Помню, что в один из дней, когда вместо мелков или карандашей я решил использовать маркер, она терла стены до красноты пальцев. Открытые на распашку окна впускали свежий воздух, струящийся вдоль кожи. Я отсиживался под кроватью, наблюдая за её спиной, половина которой была скрыта свисающим покрывалом. Пение птиц смешивалось с её негромким, но тяжелым дыханием, разносившимся по комнате и отбивавшим у меня в висках. Мне не было страшно. Я мало чувствовал себя виноватым за желание украсить стены рисунками, пускай и не такими умелыми, какими видел их в своей голове. Но совесть моя в то время наряду с пониманием, что это неправильно, клокочуще вибрировала в груди.

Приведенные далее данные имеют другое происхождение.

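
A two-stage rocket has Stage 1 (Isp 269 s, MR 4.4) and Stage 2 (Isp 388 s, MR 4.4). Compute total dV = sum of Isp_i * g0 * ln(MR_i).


dV1 = 269 * 9.81 * ln(4.4) = 3909.8 m/s
dV2 = 388 * 9.81 * ln(4.4) = 5639.4 m/s
Total dV = 3909.8 + 5639.4 = 9549.2 m/s ~ 9549 m/s

9549 m/s


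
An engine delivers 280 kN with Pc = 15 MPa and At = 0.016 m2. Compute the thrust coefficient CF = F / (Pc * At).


CF = 280000 / (15e6 * 0.016) = 1.17

1.17


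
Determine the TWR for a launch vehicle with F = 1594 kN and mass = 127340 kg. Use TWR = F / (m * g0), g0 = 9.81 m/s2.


TWR = 1594000 / (127340 * 9.81) = 1.28

1.28


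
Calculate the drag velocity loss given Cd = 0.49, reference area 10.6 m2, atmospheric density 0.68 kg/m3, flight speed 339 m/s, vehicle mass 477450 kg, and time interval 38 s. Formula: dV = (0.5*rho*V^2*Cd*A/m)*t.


D = 0.5 * 0.68 * 339^2 * 0.49 * 10.6 = 202945.89 N
a = 202945.89 / 477450 = 0.4251 m/s2
dV = 0.4251 * 38 = 16.2 m/s

16.2 m/s


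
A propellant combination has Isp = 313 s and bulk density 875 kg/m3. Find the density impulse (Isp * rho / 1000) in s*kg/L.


rho*Isp = 313 * 875 / 1000 = 274 s*kg/L

274 s*kg/L


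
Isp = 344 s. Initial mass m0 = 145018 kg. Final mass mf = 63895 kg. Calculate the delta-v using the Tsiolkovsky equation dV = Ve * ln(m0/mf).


Ve = 344 * 9.81 = 3374.64 m/s
dV = 3374.64 * ln(145018/63895) = 2766 m/s

2766 m/s


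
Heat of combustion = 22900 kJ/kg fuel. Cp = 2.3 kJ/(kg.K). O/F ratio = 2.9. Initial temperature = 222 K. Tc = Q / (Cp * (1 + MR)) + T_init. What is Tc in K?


Tc = 22900 / (2.3 * (1 + 2.9)) + 222 = 2775 K

2775 K


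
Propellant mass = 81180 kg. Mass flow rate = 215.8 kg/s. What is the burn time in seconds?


tb = 81180 / 215.8 = 376.2 s

376.2 s


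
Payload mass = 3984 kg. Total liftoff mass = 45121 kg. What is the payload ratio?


PR = 3984 / 45121 = 0.0883

0.0883


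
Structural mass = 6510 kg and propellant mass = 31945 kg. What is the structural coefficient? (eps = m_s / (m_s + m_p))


eps = 6510 / (6510 + 31945) = 0.1693

0.1693


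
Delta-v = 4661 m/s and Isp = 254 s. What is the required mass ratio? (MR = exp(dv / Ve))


Ve = 254 * 9.81 = 2491.74 m/s
MR = exp(4661 / 2491.74) = 6.492

6.492


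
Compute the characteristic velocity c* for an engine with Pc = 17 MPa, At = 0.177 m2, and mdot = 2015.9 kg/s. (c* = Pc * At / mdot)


c* = 17e6 * 0.177 / 2015.9 = 1493 m/s

1493 m/s


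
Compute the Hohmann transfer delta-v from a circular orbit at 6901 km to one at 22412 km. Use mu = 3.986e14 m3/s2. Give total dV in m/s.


V1 = sqrt(mu/r1) = 7599.98 m/s
dV1 = V1*(sqrt(2*r2/(r1+r2)) - 1) = 1798.07 m/s
V2 = sqrt(mu/r2) = 4217.24 m/s
dV2 = V2*(1 - sqrt(2*r1/(r1+r2))) = 1323.44 m/s
Total dV = 3122 m/s

3122 m/s


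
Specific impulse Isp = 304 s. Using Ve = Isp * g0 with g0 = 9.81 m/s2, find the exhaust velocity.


Ve = Isp * g0 = 304 * 9.81 = 2982.2 m/s

2982.2 m/s


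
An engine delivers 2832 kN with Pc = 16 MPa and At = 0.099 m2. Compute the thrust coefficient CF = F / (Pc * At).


CF = 2832000 / (16e6 * 0.099) = 1.79

1.79


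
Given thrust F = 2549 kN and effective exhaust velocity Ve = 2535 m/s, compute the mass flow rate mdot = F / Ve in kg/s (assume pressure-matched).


mdot = F / Ve = 2549000 / 2535 = 1005.5 kg/s

1005.5 kg/s


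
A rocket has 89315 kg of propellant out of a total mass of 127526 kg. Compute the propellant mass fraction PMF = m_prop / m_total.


PMF = 89315 / 127526 = 0.7

0.7


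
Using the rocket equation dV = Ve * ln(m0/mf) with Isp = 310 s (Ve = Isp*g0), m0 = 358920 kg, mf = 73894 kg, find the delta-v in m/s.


Ve = 310 * 9.81 = 3041.1 m/s
dV = 3041.1 * ln(358920/73894) = 4806 m/s

4806 m/s


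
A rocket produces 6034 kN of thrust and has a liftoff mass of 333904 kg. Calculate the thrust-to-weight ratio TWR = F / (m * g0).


TWR = 6034000 / (333904 * 9.81) = 1.84

1.84


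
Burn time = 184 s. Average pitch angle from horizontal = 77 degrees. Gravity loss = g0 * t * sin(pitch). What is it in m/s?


GL = 9.81 * 184 * sin(77 deg) = 1759 m/s

1759 m/s


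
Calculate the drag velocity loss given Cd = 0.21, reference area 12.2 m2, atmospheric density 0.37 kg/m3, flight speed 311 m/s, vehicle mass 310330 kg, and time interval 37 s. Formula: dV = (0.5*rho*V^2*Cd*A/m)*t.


D = 0.5 * 0.37 * 311^2 * 0.21 * 12.2 = 45842.85 N
a = 45842.85 / 310330 = 0.1477 m/s2
dV = 0.1477 * 37 = 5.5 m/s

5.5 m/s


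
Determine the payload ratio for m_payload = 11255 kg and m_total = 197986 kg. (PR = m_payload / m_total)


PR = 11255 / 197986 = 0.0568

0.0568


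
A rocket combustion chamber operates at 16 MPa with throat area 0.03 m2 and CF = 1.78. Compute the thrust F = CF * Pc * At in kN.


F = 1.78 * 16e6 * 0.03 = 854400.0 N = 854.4 kN

854.4 kN


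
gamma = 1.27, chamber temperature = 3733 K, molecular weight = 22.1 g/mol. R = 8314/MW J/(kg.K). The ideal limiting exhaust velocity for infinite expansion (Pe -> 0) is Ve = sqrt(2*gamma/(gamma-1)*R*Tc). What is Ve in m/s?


R = 8314 / 22.1 = 376.2 J/(kg.K)
Ve = sqrt(2 * 1.27 / (1.27 - 1) * 376.2 * 3733) = 3635 m/s

3635 m/s


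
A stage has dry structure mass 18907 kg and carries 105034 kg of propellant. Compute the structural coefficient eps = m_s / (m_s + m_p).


eps = 18907 / (18907 + 105034) = 0.1525

0.1525


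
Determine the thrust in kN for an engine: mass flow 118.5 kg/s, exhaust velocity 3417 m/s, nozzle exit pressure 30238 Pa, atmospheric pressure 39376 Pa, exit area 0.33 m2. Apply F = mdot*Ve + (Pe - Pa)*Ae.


F = 118.5 * 3417 + (30238 - 39376) * 0.33 = 401899.0 N = 401.9 kN

401.9 kN


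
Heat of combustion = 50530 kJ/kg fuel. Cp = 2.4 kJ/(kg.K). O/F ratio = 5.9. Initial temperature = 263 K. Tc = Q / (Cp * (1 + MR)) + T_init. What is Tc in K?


Tc = 50530 / (2.4 * (1 + 5.9)) + 263 = 3314 K

3314 K


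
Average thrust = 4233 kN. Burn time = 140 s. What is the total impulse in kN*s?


It = 4233 * 140 = 592620 kN*s

592620 kN*s


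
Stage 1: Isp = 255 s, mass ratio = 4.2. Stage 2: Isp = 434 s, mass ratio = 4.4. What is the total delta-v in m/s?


dV1 = 255 * 9.81 * ln(4.2) = 3589.9 m/s
dV2 = 434 * 9.81 * ln(4.4) = 6308.0 m/s
Total dV = 3589.9 + 6308.0 = 9897.9 m/s ~ 9898 m/s

9898 m/s


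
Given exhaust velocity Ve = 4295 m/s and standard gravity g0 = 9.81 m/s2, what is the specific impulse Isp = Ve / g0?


Isp = Ve / g0 = 4295 / 9.81 = 437.8 s

437.8 s


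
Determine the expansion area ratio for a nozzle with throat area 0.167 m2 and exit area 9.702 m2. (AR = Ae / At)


AR = 9.702 / 0.167 = 58.1

58.1


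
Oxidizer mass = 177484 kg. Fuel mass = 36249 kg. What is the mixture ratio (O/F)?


MR = 177484 / 36249 = 4.9

4.9


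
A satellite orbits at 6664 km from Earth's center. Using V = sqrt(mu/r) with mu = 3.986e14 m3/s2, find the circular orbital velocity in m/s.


V = sqrt(3.986e14 / 6664000) = 7734 m/s

7734 m/s


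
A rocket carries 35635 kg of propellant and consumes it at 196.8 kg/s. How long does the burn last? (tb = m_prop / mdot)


tb = 35635 / 196.8 = 181.1 s

181.1 s


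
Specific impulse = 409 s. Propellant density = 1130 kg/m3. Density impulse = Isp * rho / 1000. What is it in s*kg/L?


rho*Isp = 409 * 1130 / 1000 = 462 s*kg/L

462 s*kg/L


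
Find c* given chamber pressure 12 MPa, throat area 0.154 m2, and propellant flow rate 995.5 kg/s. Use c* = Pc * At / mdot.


c* = 12e6 * 0.154 / 995.5 = 1856 m/s

1856 m/s


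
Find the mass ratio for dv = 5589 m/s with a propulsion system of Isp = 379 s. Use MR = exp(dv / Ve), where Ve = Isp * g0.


Ve = 379 * 9.81 = 3717.99 m/s
MR = exp(5589 / 3717.99) = 4.496

4.496


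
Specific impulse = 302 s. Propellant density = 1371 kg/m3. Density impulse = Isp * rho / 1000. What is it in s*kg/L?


rho*Isp = 302 * 1371 / 1000 = 414 s*kg/L

414 s*kg/L


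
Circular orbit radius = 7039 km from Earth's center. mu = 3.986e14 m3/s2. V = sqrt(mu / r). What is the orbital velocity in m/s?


V = sqrt(3.986e14 / 7039000) = 7525 m/s

7525 m/s


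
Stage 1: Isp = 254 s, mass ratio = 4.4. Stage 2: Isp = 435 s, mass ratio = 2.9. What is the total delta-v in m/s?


dV1 = 254 * 9.81 * ln(4.4) = 3691.8 m/s
dV2 = 435 * 9.81 * ln(2.9) = 4543.5 m/s
Total dV = 3691.8 + 4543.5 = 8235.3 m/s ~ 8235 m/s

8235 m/s


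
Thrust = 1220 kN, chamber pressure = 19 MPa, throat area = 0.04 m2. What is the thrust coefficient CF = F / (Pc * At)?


CF = 1220000 / (19e6 * 0.04) = 1.61

1.61


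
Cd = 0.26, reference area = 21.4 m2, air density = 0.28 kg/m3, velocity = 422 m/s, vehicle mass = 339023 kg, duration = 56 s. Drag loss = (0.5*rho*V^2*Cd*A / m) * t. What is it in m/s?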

Мама никогда не была злой. Строгой, требовательной, но не злой. Воспоминания о ней до сих пор отдаются чем-то горьким на языке и болезненно-тягучим в районе солнечного сплетения.

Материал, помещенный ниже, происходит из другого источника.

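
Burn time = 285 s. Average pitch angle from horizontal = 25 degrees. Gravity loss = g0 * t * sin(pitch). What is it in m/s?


GL = 9.81 * 285 * sin(25 deg) = 1182 m/s

1182 m/s


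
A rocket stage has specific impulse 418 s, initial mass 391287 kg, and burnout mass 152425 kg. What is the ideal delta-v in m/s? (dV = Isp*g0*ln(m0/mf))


Ve = 418 * 9.81 = 4100.58 m/s
dV = 4100.58 * ln(391287/152425) = 3866 m/s

3866 m/s


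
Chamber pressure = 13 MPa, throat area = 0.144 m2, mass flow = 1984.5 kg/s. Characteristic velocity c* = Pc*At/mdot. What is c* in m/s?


c* = 13e6 * 0.144 / 1984.5 = 943 m/s

943 m/s


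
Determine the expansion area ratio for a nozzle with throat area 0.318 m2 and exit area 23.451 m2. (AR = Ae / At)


AR = 23.451 / 0.318 = 73.7

73.7


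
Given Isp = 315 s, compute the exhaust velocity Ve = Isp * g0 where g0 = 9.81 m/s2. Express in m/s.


Ve = Isp * g0 = 315 * 9.81 = 3090.2 m/s

3090.2 m/s


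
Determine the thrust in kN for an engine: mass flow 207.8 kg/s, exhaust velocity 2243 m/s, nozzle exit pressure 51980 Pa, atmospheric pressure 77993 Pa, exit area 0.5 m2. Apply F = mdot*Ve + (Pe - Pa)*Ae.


F = 207.8 * 2243 + (51980 - 77993) * 0.5 = 453089.0 N = 453.1 kN

453.1 kN


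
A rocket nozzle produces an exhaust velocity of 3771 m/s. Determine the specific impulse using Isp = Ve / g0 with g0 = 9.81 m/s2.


Isp = Ve / g0 = 3771 / 9.81 = 384.4 s

384.4 s


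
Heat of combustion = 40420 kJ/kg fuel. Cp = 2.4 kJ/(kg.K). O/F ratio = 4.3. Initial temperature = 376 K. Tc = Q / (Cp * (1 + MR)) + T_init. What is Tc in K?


Tc = 40420 / (2.4 * (1 + 4.3)) + 376 = 3554 K

3554 K


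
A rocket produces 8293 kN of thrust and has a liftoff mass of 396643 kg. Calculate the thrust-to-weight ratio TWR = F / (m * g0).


TWR = 8293000 / (396643 * 9.81) = 2.13

2.13


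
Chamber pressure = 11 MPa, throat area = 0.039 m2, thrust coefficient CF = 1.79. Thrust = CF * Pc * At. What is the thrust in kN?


F = 1.79 * 11e6 * 0.039 = 767910.0 N = 767.9 kN

767.9 kN


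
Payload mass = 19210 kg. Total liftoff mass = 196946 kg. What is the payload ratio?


PR = 19210 / 196946 = 0.0975

0.0975


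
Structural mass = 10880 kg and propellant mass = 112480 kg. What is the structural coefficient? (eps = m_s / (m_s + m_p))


eps = 10880 / (10880 + 112480) = 0.0882

0.0882


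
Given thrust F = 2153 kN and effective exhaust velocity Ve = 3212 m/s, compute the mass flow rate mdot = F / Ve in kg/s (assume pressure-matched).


mdot = F / Ve = 2153000 / 3212 = 670.3 kg/s

670.3 kg/s


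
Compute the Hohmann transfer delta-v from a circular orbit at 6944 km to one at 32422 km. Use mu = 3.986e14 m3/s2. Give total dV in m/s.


V1 = sqrt(mu/r1) = 7576.42 m/s
dV1 = V1*(sqrt(2*r2/(r1+r2)) - 1) = 2147.43 m/s
V2 = sqrt(mu/r2) = 3506.3 m/s
dV2 = V2*(1 - sqrt(2*r1/(r1+r2))) = 1423.69 m/s
Total dV = 3571 m/s

3571 m/s


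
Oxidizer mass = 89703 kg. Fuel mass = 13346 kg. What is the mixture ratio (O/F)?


MR = 89703 / 13346 = 6.72

6.72


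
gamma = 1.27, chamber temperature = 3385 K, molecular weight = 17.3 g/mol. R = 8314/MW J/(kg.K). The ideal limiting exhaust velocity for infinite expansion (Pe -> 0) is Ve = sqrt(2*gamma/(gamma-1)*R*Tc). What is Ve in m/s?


R = 8314 / 17.3 = 480.58 J/(kg.K)
Ve = sqrt(2 * 1.27 / (1.27 - 1) * 480.58 * 3385) = 3912 m/s

3912 m/s


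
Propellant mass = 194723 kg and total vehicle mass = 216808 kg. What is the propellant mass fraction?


PMF = 194723 / 216808 = 0.898

0.898


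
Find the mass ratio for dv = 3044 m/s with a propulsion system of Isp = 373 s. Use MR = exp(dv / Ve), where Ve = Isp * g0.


Ve = 373 * 9.81 = 3659.13 m/s
MR = exp(3044 / 3659.13) = 2.298

2.298


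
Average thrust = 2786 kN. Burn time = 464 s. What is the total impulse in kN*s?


It = 2786 * 464 = 1292704 kN*s

1292704 kN*s


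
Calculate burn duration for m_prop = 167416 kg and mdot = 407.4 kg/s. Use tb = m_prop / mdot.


tb = 167416 / 407.4 = 410.9 s

410.9 s


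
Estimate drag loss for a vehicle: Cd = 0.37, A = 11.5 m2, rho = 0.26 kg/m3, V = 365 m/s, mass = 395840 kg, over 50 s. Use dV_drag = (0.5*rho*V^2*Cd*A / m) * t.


D = 0.5 * 0.26 * 365^2 * 0.37 * 11.5 = 73693.41 N
a = 73693.41 / 395840 = 0.1862 m/s2
dV = 0.1862 * 50 = 9.3 m/s

9.3 m/s


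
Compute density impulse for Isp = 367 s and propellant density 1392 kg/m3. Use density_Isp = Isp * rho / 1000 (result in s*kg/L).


rho*Isp = 367 * 1392 / 1000 = 511 s*kg/L

511 s*kg/L


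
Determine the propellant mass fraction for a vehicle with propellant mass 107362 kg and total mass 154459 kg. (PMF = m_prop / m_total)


PMF = 107362 / 154459 = 0.695

0.695


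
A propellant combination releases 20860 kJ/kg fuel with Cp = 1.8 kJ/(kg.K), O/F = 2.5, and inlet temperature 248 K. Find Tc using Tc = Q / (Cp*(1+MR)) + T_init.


Tc = 20860 / (1.8 * (1 + 2.5)) + 248 = 3559 K

3559 K


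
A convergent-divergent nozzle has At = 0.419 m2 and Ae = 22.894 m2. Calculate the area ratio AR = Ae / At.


AR = 22.894 / 0.419 = 54.6

54.6


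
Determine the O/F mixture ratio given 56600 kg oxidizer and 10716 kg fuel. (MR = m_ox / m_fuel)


MR = 56600 / 10716 = 5.28

5.28


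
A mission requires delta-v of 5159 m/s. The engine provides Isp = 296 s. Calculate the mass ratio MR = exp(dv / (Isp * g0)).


Ve = 296 * 9.81 = 2903.76 m/s
MR = exp(5159 / 2903.76) = 5.91

5.91


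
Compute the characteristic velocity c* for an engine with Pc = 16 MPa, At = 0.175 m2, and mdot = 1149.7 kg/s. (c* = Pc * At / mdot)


c* = 16e6 * 0.175 / 1149.7 = 2435 m/s

2435 m/s


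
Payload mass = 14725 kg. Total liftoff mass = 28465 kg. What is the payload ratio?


PR = 14725 / 28465 = 0.5173

0.5173


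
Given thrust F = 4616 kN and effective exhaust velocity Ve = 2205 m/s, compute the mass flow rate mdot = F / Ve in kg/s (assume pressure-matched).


mdot = F / Ve = 4616000 / 2205 = 2093.4 kg/s

2093.4 kg/s


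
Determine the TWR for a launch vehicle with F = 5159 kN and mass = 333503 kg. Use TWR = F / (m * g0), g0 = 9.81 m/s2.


TWR = 5159000 / (333503 * 9.81) = 1.58

1.58


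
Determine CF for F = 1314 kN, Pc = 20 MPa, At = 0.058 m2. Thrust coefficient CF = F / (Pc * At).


CF = 1314000 / (20e6 * 0.058) = 1.13

1.13


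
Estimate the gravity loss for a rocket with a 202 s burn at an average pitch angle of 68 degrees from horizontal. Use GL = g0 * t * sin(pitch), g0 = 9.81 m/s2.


GL = 9.81 * 202 * sin(68 deg) = 1837 m/s

1837 m/s


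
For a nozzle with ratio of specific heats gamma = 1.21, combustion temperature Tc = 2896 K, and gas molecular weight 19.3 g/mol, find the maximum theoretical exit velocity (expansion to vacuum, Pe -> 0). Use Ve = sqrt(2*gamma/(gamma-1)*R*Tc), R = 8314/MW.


R = 8314 / 19.3 = 430.78 J/(kg.K)
Ve = sqrt(2 * 1.21 / (1.21 - 1) * 430.78 * 2896) = 3792 m/s

3792 m/s


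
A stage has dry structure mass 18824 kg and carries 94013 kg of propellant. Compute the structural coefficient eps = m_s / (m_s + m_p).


eps = 18824 / (18824 + 94013) = 0.1668

0.1668


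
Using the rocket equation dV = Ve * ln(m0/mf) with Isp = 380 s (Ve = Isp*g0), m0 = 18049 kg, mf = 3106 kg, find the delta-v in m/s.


Ve = 380 * 9.81 = 3727.8 m/s
dV = 3727.8 * ln(18049/3106) = 6560 m/s

6560 m/s


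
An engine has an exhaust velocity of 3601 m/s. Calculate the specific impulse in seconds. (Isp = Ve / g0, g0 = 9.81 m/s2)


Isp = Ve / g0 = 3601 / 9.81 = 367.1 s

367.1 s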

Так странно. Я думал, что уже давно ничего не чувствую. Думал, что смог смириться со всем и принять ту самую действительность, в которой они оба продолжали оставаться рядом. Однако… Невозможно смириться со смертью. Ты никогда не будешь готов принять факт того, что остался один. Что единственное, что у тебя осталось – помимо альбомов с их фотографиями – лишь самые дорогие сердцу моменты, которые отчаянно хочешь пережить из раза в раз. И тогда начинаешь задаваться вопросом: а был ли вообще искренне счастлив с тех самых пор?
Я был только там – в отрывках воспоминаний из детства, где краски и правда казались на несколько тонов ярче. И огибая время скорби, все думал, что эмоции, распирающие изнутри, однажды покинут. Наглая ложь – даже спустя пять лет, что прошли в бесконечной попытке отпустить и принять, рана, покрывающая большую часть тела, так и не затянулась. Она кровоточит, гноится, пульсирует, ноет. Не проходит и не хочет проходить, будто напоминая о том, что ты еще здесь. Что жив и надо двигаться дальше.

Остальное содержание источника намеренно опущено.